И Петрович, странно, даже не скалил зубы.
– Вот оно, Миша, что в тебе сидело. Битое-недобитое. Вот она, твоя сущность.
– А хоть бы и она, – с вызовом бросал Важин. – Нутро, оно от генов. А гены… Это только недоумок Лысенко обещал идеологически воспитывать. Вещество, оно глупых слов не любит.
– Ну, Бог с тобой. У Петровича, видать, тоже нутро к кооперативной собственности горело. Только прирос крепко, замшел в бюрократизме, уже не оторвать чресла.
Заметался Важин. И не он один. Много башковитых, пройдошливых мужиков заметалось и забегало по тому кругу в том городе, где шесть высотных домов и в каждом – в Рай, Гор, Хоз, Упр, Фин и Контроле – очереди, ропща, неделями к заветным дверям змеятся, а за дверьми, как в другой стране, чиновники, поголовно в сером, словно серое – знак должности, как некогда галифе, за столами сидят, бумаги пишут, решают и заседают, прикрыв рукой похожие на зевок рты.
Первым повстречался Важину Семён Ривик с шершавыми широкими ладонями и мечтательными до странности глазами.
– Я спрашиваю, кому мешала нэп? Разве государственный клей – это клей? Разве он будет держать подмётки?
Семёну вторил Армен Мкртчан:
– Разве в магазине висят штаны? Вот если я сошью штаны…

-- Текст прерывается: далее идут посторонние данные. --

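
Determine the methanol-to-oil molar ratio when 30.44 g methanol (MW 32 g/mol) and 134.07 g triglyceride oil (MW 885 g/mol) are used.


Molar ratio = n_MeOH / n_oil = (MeOH/32) / (oil/885) = (MeOH * 885) / (32 * oil)
= (30.44 * 885) / (32 * 134.07)
= 6.2792

6.2792


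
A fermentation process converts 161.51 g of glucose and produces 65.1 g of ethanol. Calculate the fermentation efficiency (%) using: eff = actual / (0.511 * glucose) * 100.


Fermentation efficiency = (actual / (0.511 * glucose)) * 100
= (65.1 / (0.511 * 161.51)) * 100
= 78.8789%

78.8789%


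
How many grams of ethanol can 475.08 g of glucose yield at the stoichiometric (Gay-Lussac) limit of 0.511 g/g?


Theoretical ethanol yield: m_EtOH = 0.511 * m_glucose
m_EtOH = 0.511 * 475.08 = 242.7659 g

242.7659 g


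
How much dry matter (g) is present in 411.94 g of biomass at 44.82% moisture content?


Wd = Ww * (1 - MC/100)
= 411.94 * (1 - 44.82/100)
= 227.3085 g

227.3085 g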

На второй день все уже привыкли и перезнакомились. Очередь – разновидность жизни, и, как всякая иная её ипостась, эта жизнь тоже стремилась к упорядоченности. Отметив с утра на руке чернилами новые номера, кооперативщики от скуки выявляли до полудня пролезших без очереди, вычёркивали их из списков, потом курили в туалете, рассказывали анекдоты, играли в названия городов или бегали в киоск за новыми журналами. В природе ещё была осень, но журналы уже печатали рождественские истории – о Князе у Бассейна, о Купце с капустными пирогами, но удачливей и хитрее всех казался туалетный Король со своим кооперативом «Аромат». Эти, как Остап на Провале, делали деньги без всякого начального капитала – просто соорудили турникеты в бывших государственных туалетах. И дальше действовали точно по Остапу: с членов профсоюза – гривенник, с нечленов – вдвое.
На пятый день поползли слухи. Будут строить кооперативный Дом. Даже объявлен закрытый конкурс. И бумага там как будто подписана. Самый большой в Европе.

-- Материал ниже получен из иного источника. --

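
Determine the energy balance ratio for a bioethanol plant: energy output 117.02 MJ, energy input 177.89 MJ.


EROI = E_out / E_in
= 117.02 / 177.89
= 0.6578

0.6578


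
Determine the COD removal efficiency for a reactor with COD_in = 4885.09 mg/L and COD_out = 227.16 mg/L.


eta = (COD_in - COD_out) / COD_in * 100
= (4885.09 - 227.16) / 4885.09 * 100
= 95.3499%

95.3499%


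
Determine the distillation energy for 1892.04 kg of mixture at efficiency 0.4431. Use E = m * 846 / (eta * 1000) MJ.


E = m * 846 / (eta * 1000)
= 1892.04 * 846 / (0.4431 * 1000)
= 3612.4257 MJ

3612.4257 MJ


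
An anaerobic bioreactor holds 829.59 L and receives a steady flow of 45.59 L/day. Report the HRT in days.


HRT = V / Q
= 829.59 / 45.59
= 18.1968 days

18.1968 days


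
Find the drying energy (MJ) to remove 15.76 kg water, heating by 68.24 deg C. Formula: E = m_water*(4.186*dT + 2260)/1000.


E = m_water * (4.186 * dT + 2260) / 1000
= 15.76 * (4.186 * 68.24 + 2260) / 1000
= 40.1195 MJ

40.1195 MJ


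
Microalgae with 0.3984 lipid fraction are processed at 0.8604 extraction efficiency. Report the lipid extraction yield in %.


Y = lipid_content * extraction_eff * 100
= 0.3984 * 0.8604 * 100
= 34.2783%

34.2783%


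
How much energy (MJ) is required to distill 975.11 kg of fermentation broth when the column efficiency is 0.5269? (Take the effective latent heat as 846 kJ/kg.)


E = m * 846 / (eta * 1000)
= 975.11 * 846 / (0.5269 * 1000)
= 1565.6539 MJ

1565.6539 MJ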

– А я не хочу, чтоб там. Я, знаешь, на пять жизней сыт, когда за меня решают. – Семён Ривик, разъярившись, схватил говорившего за лацкан. – Нам отчего всегда на обочине жизни? Я, может, сам хочу.
– Да брось, Семён, – тронул его за рукав Армен, – где ты видел, чтоб тебя спрашивали.
– Оттого всё и набекрень, – остывая, проворчал Семён.
– Вы вот что, ребята, – заветно высказался Важин, – самим надо строить Дом. Кто лучше нас сможет?
– Смотри не ошибись, – боязливо засомневался кто-то. – Время, смотри, ещё зимнее. Бюрократы…
– А ты того, не мешай, отойди в сторонку, – ласково попросил Семён.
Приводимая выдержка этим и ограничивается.